I hope it's only a feeling.

Is any of this real?

That's the question I've been asking myself a lot lately. Is any of what I'm doing actually real? My life has consisted of such routine and mundane things for the past I don't even know how long that taking a leap like this just seems impossible. It's almost as if the past 2 months of planning has all been a dream.

I have the tickets in my in box, I have the passport next to me on my desk. I have the Spanish lessons in front of me and the words I need to know in my head. I have to do lists and ideas of what to pack. But is it really going to happen?

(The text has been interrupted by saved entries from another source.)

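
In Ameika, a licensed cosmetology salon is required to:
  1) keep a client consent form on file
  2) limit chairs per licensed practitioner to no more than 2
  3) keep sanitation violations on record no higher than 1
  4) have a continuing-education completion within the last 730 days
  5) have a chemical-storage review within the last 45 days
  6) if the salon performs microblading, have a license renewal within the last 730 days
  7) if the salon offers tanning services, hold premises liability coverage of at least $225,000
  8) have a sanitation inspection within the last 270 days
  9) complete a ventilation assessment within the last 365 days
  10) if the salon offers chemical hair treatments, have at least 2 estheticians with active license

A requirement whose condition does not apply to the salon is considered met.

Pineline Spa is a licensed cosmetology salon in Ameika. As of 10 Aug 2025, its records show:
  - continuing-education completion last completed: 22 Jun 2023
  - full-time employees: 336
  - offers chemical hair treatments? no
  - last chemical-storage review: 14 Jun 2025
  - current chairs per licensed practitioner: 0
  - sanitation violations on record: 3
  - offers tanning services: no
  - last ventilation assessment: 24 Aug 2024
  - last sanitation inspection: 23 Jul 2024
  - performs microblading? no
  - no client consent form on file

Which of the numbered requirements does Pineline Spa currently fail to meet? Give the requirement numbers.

1. client consent form absent → not met
2. chairs per licensed practitioner 0 ≤ 2 → met
3. sanitation violations on record 3 > 1 → not met
4. continuing-education completion 780 days ago vs limit 730 → not met
5. chemical-storage review 57 days ago vs limit 45 → not met
6. condition 'performs microblading' does not hold → requirement n/a → met
7. condition 'offers tanning services' does not hold → requirement n/a → met
8. sanitation inspection 383 days ago vs limit 270 → not met
9. ventilation assessment 351 days ago vs limit 365 → met
10. condition 'offers chemical hair treatments' does not hold → requirement n/a → met
Not met: 1, 3, 4, 5, 8

1, 3, 4, 5, 8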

It' s always been easy for me to make a plan and picture it happening. I can see myself acting out the things I've set my mind to. It's never been difficult imagining what a concert will be like when I'm excited to see a band, or visualizing an event I've worked so hard for finally taking place, a vacation I've wanted to take is easy to imagine in my mind.

Mexico is so close I can smell the tortilla's, but it still doesn't feel real. I wonder if it will at any point in time before I get on that airplane. Will it set in when I'm on the road back to Detroit? Or when I'm packing my duffel bag? Will I actually have to arrive for my layover in Mexico City before I suddenly go "Oh man I'm totally in Mexico!"

I try to picture myself there and I get nothing. Try to imagine what it will be like to eat good food and smell the air and see the city and Jose. I want so badly to have an idea in my head of what things will be like but I'm left with nothing. Just this feeling in my gut that something will keep me from going there... that none of this is real.